Katherine Robertson, chief counsel for the Alabama Attorney General’s Office, which recently took over some of DOC’s litigation, read back to the committee the inception years of the contracts brought before the committee. Many were from 2020 but some dated as far back as 2019 and as recently as 2021.
That, however, did little to assuage the concerns of lawmakers at the meeting about the size and scope of the contracts going to a single firm.
“That is a lot of cases,” said Sen. Greg Albritton, R-Atmore. “Is one individual able to handle all those cases and how much do all those cases total out to be?”
“I think there was a time period in 2019, 2020, 2021, when there was a strategy perhaps to keep some of this work with the same law firm that was handling the three big cases,” Robertson said. “I have not seen any new requests of that nature with the same firm. So, that is perhaps something we are getting away from.”
Corrections has been mired in legal proceedings for the past several years over violence in the facilities and allegations of poor medical and mental health treatment. The U.S. Department of Justice sued DOC in 2020, alleging conditions in the state’s men’s prisons constituted a violation of inmates’ Eighth Amendment protections against cruel and unusual punishment.
Lunsford is being paid $9.9 million to defend the state in the federal lawsuit.
Another 16 contracts each worth $200,000 involve lawsuits over mental health services.
Lawmakers on the committee asked Speirs about bringing some of the representation within the agency instead of contracting out the services.
“Moving forward, is it the Department’s intention, with the Attorney General’s Office, to try to handle as much of this litigation in-house to try and reduce some of these costs?” asked Sen. Chris Elliott, R-Fairhope during the meeting.
Speirs said there are two categories of cases that are ongoing with Corrections: damages and injunctive relief.
“The Attorney General’s Office, in April, pulled all the assistant attorney general designations for the six attorneys at the Department of Corrections,” Speirs said. “Therefore, the Department of Corrections attorneys can no longer represent the Department of Corrections, so we are no longer able to bring any of them in house, so the Attorney General’s Office had to assume those.”

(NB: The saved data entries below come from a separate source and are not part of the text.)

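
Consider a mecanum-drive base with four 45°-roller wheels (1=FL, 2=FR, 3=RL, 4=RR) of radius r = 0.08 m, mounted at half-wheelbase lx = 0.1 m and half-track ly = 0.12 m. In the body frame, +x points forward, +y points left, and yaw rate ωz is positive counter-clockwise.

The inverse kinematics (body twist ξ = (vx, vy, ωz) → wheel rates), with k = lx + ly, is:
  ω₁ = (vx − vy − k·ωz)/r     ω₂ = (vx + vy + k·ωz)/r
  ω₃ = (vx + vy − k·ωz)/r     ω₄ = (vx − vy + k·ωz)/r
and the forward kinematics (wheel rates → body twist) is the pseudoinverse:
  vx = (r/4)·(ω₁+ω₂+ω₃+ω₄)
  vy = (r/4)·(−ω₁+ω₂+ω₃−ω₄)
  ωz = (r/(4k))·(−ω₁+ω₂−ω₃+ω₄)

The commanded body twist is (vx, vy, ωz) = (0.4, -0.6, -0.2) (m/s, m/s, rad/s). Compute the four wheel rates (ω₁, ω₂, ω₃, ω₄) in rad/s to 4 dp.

(13.0500, -3.0500, -1.9500, 11.9500)

k = lx + ly = 0.1 + 0.12 = 0.2200;  k·ωz = 0.2200·-0.2 = -0.0440
ω₁ (FL) = (vx − vy − k·ωz)/r = 1.0440/0.08 = 13.0500
ω₂ (FR) = (vx + vy + k·ωz)/r = -0.2440/0.08 = -3.0500
ω₃ (RL) = (vx + vy − k·ωz)/r = -0.1560/0.08 = -1.9500
ω₄ (RR) = (vx − vy + k·ωz)/r = 0.9560/0.08 = 11.9500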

The four ongoing injunctive cases are represented by Lunsford’s firm.
She added that Lunsford is an expert with respect to the type of litigation involving Corrections, and that the agency is “lucky to have him.”
“The Attorney General’s Office has prohibited us from setting this case multiple times,” Speirs said of one of Lunsford’s cases.
Corrections has also faced staffing issues. England asked if the department had been able to hire additional officers.
“Our recruiting class that we are starting this fall is one of our largest that we have ever had,” Speirs said.
Roberts said that the labor numbers that came out just that day, with about 200,000 new jobs, is an example of the headwinds that Corrections is facing with respect to hiring. He also said he hoped the litigation would be resolved.
“My hope is that it ends,” he said. “My earnest hope is that it will end.”
England said that creating change to satisfy that injunctive relief will cost money, adding that it is part of a more systemic problem of the system.
“We are so far behind in facilities, medical care, employees, Corrections officers,” England said. “The more and more you see his name, it is never going to stop.”